As a bridging strategy, for FY09 we will activate officers for these command positions from the alternate lists of all four major MFE command categories – Operations, Strategic Support, Training, and Installation. Officers accepting and who serve will be awarded CSL credit in the Operations category for serving as a Transition Team Commander. Additionally, if selected by the FY 10 CSL board, the officer may opt to command in the category they are selected after completion of their TT Command. Those that do command will receive credit for a second CSL command. If chosen, and they opt not to command, they will still receive credit for their TT command. [This is a REALLY big deal - multiple commands!]
But look at what Navy’s doing. We’re sending who we think we can afford to lose, much of the time, instead of who’s good. I’ve seen guys think it’s a get-well tour–mainly because they were told that by someone they trusted–and that becomes a disappointment at promotion time because those guys weren’t getting promoted. We’re sending non-screened guys to DLI and to Baghdad and to the ‘stan because they will do an IA; we’re sending JOs to IAs as soon as they move to the apartment at the shore tour location and they get out. The Navy guys doing the hard job in the only shooting war we’re fighting are guys who aren’t on the fast track–one of the readers here did a job that Army thinks is significant command, but Navy doesn’t and said guy is done in uniform. I got refused volunteer slots in a previous community because it was more important to fill (insert meaningless ‘job we’ve always done’ here) instead.

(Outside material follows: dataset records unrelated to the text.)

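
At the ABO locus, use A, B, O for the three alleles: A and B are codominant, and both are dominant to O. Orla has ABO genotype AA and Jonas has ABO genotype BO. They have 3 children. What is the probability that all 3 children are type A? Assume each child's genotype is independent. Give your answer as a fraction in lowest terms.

1/8

ABO cross AA × BO → 1/2 A, 1/2 AB.
So P(type A) = 1/2 per child.
All 3 independent: (1/2)^3 = 1/8.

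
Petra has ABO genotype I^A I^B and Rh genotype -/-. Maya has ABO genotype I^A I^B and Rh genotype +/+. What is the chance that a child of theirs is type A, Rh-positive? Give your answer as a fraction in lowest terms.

1/4

ABO cross I^A I^B × I^A I^B → offspring phenotypes: 1/4 A, 1/4 B, 1/2 AB.
Rh cross -/- × +/+ → 1 Rh+.
Independent loci: P(type A, Rh-positive) = 1/4 × 1 = 1/4.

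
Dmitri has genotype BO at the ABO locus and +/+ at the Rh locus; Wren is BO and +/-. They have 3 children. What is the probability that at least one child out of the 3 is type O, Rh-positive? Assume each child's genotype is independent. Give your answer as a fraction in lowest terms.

ABO cross BO × BO → 1/4 O, 3/4 B.
Rh cross +/+ × +/- → 1 Rh+; so P(type O, Rh-positive) = 1/4 × 1 = 1/4 per child.
P(none) = (3/4)^3 = 27/64; P(at least one) = 1 − 27/64 = 37/64.

37/64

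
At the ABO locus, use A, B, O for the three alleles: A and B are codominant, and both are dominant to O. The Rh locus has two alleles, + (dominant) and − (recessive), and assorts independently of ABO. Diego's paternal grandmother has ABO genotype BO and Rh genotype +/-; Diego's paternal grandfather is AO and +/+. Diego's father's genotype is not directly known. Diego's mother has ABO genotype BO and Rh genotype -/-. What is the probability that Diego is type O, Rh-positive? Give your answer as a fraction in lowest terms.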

I’ve railed in my earlier career against the dumb practice of putting only guys we think are not-fast-track (and who we then don’t select and dump) in forward deployed, sensitive jobs that have more real world use than many of the jobs that historically go to fast track “obvious star potential” officers. This is more of that problem, magnified a little because we’re, you know, being shot at.
You get the people you pick. The force is shaped by who you pick. We’re by and large not picking guys who are actually doing the wartime job, save a few tokens with high visibility. Does this bother anyone out there?